As a kid, I had many aspirations. I thought maybe I'd be a teacher, psychologist, or maybe even president. I thought I'd do incredible things like climb mountains and make great speeches. Never, ever in my life did I see myself picking up trash.
Trash is gross. There is no way around that fact. It stinks and has germs and is ugly. Yet, on this trip one of my team's favorite things to do was pick up trash. Why? When we humbled ourselves to perform this job, the Lord chose to reveal Himself to us in entirely new ways. On my team of 12, I heard stories from around half of them of what God showed them while picking up trash. I remember being amazed by this. Sure, I had enjoyed my time praying while cleaning our assigned location, but I wasn't having any extreme revelations. However, on our last day picking up trash, the Lord spoke.
There were way too many of us at this location. At least, that's what I thought until I really got cleaning. I started just picking up a piece of trash here and there, but then I found my spot. It was a gap in the ground that had a very nice layering of grossness on it's surface. I hopped in and got to work, not realizing what I had just gotten myself into. I was at one 3 by 5 foot spot for over an hour. Whenever I thought I had made progress, I found another stash to be picked up! It was actually humorous how much trash there was to be picked up on this one little spot compared to what I was expecting.
Remember the lady I told you about yesterday? When we spoke about Isis, she said she tries every day to forgive them, but then hatred boils up again. She told me that she doesn't even think they are human, that they are actually devils. For a second, I agreed with her. How can humans commit such awful sins against humans? But while picking up trash, God showed me His answer to me.
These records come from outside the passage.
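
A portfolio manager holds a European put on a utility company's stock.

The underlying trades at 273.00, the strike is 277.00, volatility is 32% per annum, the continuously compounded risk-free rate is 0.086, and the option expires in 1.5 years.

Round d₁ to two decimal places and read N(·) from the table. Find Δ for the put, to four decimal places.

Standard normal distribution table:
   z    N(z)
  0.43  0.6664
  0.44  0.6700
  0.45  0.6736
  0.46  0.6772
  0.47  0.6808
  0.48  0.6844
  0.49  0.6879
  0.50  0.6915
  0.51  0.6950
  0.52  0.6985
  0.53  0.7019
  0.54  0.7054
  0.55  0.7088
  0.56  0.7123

σ√T = 0.32·√1.5 = 0.3919
d₁ = [ln(273/277) + (0.086 + 0.32²/2)·1.5] / 0.3919 = [-0.0145 + 0.2058] / 0.3919 = 0.4880 ≈ 0.49
N(d₁) = N(0.49) = 0.6879
Δ_put = N(d₁) − 1 = 0.6879 − 1 = -0.3121

-0.3121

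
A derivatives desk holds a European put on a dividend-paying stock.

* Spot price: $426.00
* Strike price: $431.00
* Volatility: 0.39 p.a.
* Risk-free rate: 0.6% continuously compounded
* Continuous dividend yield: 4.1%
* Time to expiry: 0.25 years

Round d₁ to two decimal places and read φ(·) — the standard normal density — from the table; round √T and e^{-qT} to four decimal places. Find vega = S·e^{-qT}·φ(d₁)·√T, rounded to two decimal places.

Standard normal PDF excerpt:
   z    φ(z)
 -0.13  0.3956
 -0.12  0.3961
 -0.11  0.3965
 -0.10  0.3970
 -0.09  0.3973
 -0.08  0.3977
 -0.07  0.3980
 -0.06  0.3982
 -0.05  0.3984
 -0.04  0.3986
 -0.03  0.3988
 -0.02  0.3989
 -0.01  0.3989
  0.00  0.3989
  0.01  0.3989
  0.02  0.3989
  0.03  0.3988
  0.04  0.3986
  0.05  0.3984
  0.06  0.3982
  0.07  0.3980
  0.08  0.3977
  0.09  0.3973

84.10

σ√T = 0.39 × 0.5000 = 0.1950
ln(S/K) + (r − q + σ²/2)T = ln(426/431) + (0.006 − 0.041 + 0.39²/2)·0.25 = -0.0117 + 0.0103 = -0.0014
d₁ = -0.0014 / 0.1950 = -0.0072 → -0.01
√T = √0.25 = 0.5000
φ(d₁) = φ(-0.01) = 0.3989
exp(−qT) = exp(−0.041·0.25) = 0.9898
vega = S·exp(−qT)·φ(d₁)·√T = 426·0.9898·0.3989·0.5000 = 84.0990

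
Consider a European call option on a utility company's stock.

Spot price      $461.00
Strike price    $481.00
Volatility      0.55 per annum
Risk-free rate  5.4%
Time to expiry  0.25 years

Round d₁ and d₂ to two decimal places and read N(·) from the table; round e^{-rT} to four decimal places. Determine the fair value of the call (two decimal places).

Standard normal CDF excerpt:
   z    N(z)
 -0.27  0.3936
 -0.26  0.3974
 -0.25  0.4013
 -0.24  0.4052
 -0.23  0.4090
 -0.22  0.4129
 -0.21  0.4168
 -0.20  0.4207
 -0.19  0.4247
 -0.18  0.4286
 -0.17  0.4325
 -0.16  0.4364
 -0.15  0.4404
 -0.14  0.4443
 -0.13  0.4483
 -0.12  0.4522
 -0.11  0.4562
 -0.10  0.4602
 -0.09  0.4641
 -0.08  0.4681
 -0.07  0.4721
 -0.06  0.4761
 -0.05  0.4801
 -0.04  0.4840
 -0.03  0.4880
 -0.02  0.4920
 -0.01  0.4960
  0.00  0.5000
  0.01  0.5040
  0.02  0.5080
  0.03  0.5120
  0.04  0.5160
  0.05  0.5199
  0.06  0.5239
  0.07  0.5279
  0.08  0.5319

$43.74

σ√T = 0.55 × 0.5000 = 0.2750
d₁ = [ln(461/481) + (0.054 + ½·0.55²)·0.25] / (σ√T) = (-0.0425 + 0.0513) / 0.2750 = 0.0322 which rounds to 0.03
d₂ = 0.0322 − 0.2750 = -0.2428 which rounds to -0.24
exp(−rT) = exp(−0.054·0.25) = 0.9866
N(d₁) = N(0.03) = 0.5120;  N(d₂) = N(-0.24) = 0.4052
C = 461·0.5120 − 481·0.9866·0.4052 = 236.0320 − 192.2895 = 43.7425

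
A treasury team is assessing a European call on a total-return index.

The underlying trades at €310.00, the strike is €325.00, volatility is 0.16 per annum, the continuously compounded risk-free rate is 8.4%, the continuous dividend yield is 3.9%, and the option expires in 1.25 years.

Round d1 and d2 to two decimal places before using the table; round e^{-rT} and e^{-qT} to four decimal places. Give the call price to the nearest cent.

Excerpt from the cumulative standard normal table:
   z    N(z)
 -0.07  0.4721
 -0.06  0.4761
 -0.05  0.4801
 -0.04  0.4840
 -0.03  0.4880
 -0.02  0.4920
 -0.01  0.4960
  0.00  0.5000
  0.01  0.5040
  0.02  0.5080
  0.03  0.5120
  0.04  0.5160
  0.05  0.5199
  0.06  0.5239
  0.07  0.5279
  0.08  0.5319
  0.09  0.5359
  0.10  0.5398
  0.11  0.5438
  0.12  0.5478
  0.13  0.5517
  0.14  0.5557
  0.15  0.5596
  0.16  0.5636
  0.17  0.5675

€22.45

σ√T = 0.16 × 1.1180 = 0.1789
d₁ = [ln(310/325) + (0.084 − 0.039 + 0.16²/2)·1.25] / 0.1789 = [-0.0473 + 0.0723] / 0.1789 = 0.1397 → 0.14
d₂ = d₁ − σ√T = 0.1397 − 0.1789 = -0.0391 → -0.04
e^(−qT) = e^(−0.039·1.25) = 0.9524;  e^(−rT) = e^(−0.084·1.25) = 0.9003
N(d₁) = N(0.14) = 0.5557;  N(d₂) = N(-0.04) = 0.4840
C = 310·0.9524·0.5557 − 325·0.9003·0.4840 = 164.0671 − 141.6172 = 22.4499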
Underneath layers and layers of trash, there is still ground. No matter how much trash is piled upon the ground, that does not change that it is ground. The ground doesn't get to choose what trash is piled upon it. That is not to say that the ground doesn't allow weeds to grow too, but trash is literally thrown upon the ground, polluting it, without any say from the ground. How much grossness has been forced upon many hearts? Piled until the heart is barely recognizable and a "devil" is left in its place. Yet God still sees the heart beyond the trash.
When God showed this to me, I said "but God, I cannot ever fully clean this ground." It was true. Even if I picked up every large piece of trash, the ground would still have the shriveled remains of bags that had deteriorated. Shards of glass would have still been left untouched. Yet God said "but I can."
It is not my job to fix the world. I cannot heal broken hearts or tear down barricades around them. That will never be my job, and for that I am thankful. However, it is my job to say yes. Every day I have to choose to say yes to the Lord and all that He desires from me. It is a joy to say yes, because even if I cannot melt a frozen heart I can trust that when I follow the Holy Spirit's prompting I can be used to put a stitch on a wound or a chip in a wall. Saying yes to God is all I am responsible to do. The rest is in His very capable hands.